Survival and growth of hippocampal neurons in defined medium at low density: advantages of a sandwich culture technique or low oxygen

Abstract

The study of development and plasticity of hippocampal circuitry would greatly benefit from methods which allow the long-term culture of neurons at low density under precisely defined culture conditions. We report that isolated hippocampal neurons from embryonic day 18 rats can be cultured for several weeks at low densities which permits the determination of individual connections. A serum-free medium was modified from the formulation of Romijn to include the biological anti-oxidants vitamin E, glutathione, pyruvate, catalase and superoxide dismutase. Neuronal survival of 80% and neuritogenesis greatly exceeded that seen in serum-based cultures. It appeared that vitamins E, A and linolenic acid promoted neuritogenesis. The beneficial effects of the antioxidants suggested a toxic role of oxygen.
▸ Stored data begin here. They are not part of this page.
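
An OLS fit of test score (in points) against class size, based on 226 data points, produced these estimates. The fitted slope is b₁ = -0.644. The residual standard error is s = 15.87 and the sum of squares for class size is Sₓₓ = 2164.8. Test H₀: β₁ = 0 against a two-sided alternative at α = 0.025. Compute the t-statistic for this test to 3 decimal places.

t = -1.888

SE(b₁) = s/√Sₓₓ = 15.87/√2164.8 = 0.341089.
t = -0.644 / 0.341089 = -1.888.
df = n − 2 = 224.
Two-sided p ≈ 0.0603, which is ≥ 0.025, so fail to reject H₀.
The data do not give significant evidence of an association between class size and test score.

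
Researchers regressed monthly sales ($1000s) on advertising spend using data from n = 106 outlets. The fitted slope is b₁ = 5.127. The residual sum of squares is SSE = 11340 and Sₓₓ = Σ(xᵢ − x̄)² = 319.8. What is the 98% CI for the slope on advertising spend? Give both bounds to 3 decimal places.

MSE = SSE/(n − 2) = 11340/104 = 109.038.
SE(b₁) = √(MSE/Sₓₓ) = √(109.038/319.8) = 0.583916.
df = n − 2 = 104.
t* = t_{0.01, 104} = 2.362739.
Margin = t* × SE = 2.362739 × 0.583916 = 1.37964.
CI: 5.127 ± 1.37964 → (3.747, 6.507).
With 98% confidence, each one-unit increase in advertising spend is associated with a change of between 3.747 and 6.507 $1000s in monthly sales.

(3.747, 6.507)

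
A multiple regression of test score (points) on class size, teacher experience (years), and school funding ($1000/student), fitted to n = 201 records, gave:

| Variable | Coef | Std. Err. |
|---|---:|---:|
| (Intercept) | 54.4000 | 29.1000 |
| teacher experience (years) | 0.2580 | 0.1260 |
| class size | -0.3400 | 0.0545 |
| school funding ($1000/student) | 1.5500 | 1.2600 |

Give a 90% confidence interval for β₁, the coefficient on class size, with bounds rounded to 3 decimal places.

Read off: b = -0.3400, SE = 0.0545 for class size.
df = n − k − 1 = 201 − 3 − 1 = 197.
t* = t_{0.05, 197} = 1.652625.
Margin = t* × SE = 1.652625 × 0.0545 = 0.09007.
CI: -0.3400 ± 0.09007 → (-0.430, -0.250).

(-0.430, -0.250)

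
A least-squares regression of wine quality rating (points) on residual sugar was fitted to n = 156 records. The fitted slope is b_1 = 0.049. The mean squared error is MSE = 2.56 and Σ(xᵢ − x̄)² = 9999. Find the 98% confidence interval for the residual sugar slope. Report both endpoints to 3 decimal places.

(0.011, 0.087)

SE(b_1) = √(MSE/Sₓₓ) = √(2.56/9999) = 0.0160008.
df = n − 2 = 154.
t* = t_{0.01, 154} = 2.350806.
Margin = t* × SE = 2.350806 × 0.0160008 = 0.03761.
CI: 0.049 ± 0.03761 → (0.011, 0.087).
With 98% confidence, each one-unit increase in residual sugar is associated with a change of between 0.011 and 0.087 points in wine quality rating.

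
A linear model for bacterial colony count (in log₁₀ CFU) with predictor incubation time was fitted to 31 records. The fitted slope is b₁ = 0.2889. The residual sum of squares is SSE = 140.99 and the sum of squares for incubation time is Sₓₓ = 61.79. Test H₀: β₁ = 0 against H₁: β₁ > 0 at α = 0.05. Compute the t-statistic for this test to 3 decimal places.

MSE = SSE/(n − 2) = 140.99/29 = 4.86172.
SE(b₁) = √(MSE/Sₓₓ) = √(4.86172/61.79) = 0.280502.
t = 0.2889 / 0.280502 = 1.030.
df = n − 2 = 29.
One-sided p ≈ 0.1558, which is ≥ 0.05, so fail to reject H₀.
The data do not give significant evidence that the true slope on incubation time is positive.

t = 1.030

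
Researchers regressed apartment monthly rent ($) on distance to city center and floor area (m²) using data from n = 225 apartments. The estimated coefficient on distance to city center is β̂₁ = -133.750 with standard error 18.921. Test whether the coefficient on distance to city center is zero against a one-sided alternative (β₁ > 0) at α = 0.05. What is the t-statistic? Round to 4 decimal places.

t = -7.0689

H₀: β₁ = 0 vs H₁: β₁ > 0.
t = (β̂₁ − β₁⁰)/SE = -133.750 / 18.921 = -7.0689.
df = n − k − 1 = 225 − 2 − 1 = 222.
One-sided p ≈ 1.0000, which is ≥ 0.05, so fail to reject H₀.
The data do not give significant evidence that the true slope on distance to city center is positive, holding the other predictors fixed.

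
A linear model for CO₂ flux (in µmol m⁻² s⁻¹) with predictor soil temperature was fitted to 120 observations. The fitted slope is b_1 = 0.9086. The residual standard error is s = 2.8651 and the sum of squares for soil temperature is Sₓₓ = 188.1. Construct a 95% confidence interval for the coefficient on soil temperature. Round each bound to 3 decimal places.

SE(b_1) = s/√Sₓₓ = 2.8651/√188.1 = 0.208903.
df = n − 2 = 118.
t* = t_{0.025, 118} = 1.980272.
Margin = t* × SE = 1.980272 × 0.208903 = 0.41369.
CI: 0.9086 ± 0.41369 → (0.495, 1.322).
With 95% confidence, each one-unit increase in soil temperature is associated with a change of between 0.495 and 1.322 µmol m⁻² s⁻¹ in CO₂ flux.

(0.495, 1.322)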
To directly test this, cultures were incubated in reduced oxygen (9%) and compared to those in the normal 19.7% oxygen (95% air). After 3 days in culture, neurons with processes in 9% oxygen were more than double those in normal oxygen. Neuronal survival and neurite growth could be improved if the cells were grown on a substrate-coated surface covered with a coverslip. Under this condition, cells show a ring of growth between the center and the edge of the coverslip. In 9% oxygen, this ring was closer to the edge of the coverslip than in normal oxygen. The coverslip did not serve as an additional substrate for attachment since it left the neurons attached to the original substrate. However, removal of the coverslip leads to cell death within 24 h, suggesting that the cells had been exposed to a toxic factor. Variations in glial cell content (less than 10%), pH, and pCO2 were demonstrated to be unlikely explanations of the higher survival. These results suggest that growth in a diffusion-limited space, reduction of oxygen concentration to physiological levels and control of toxic oxidation with physiological antioxidants can greatly improve the survival and neuritogenesis of isolated hippocampal neurons in primary culture.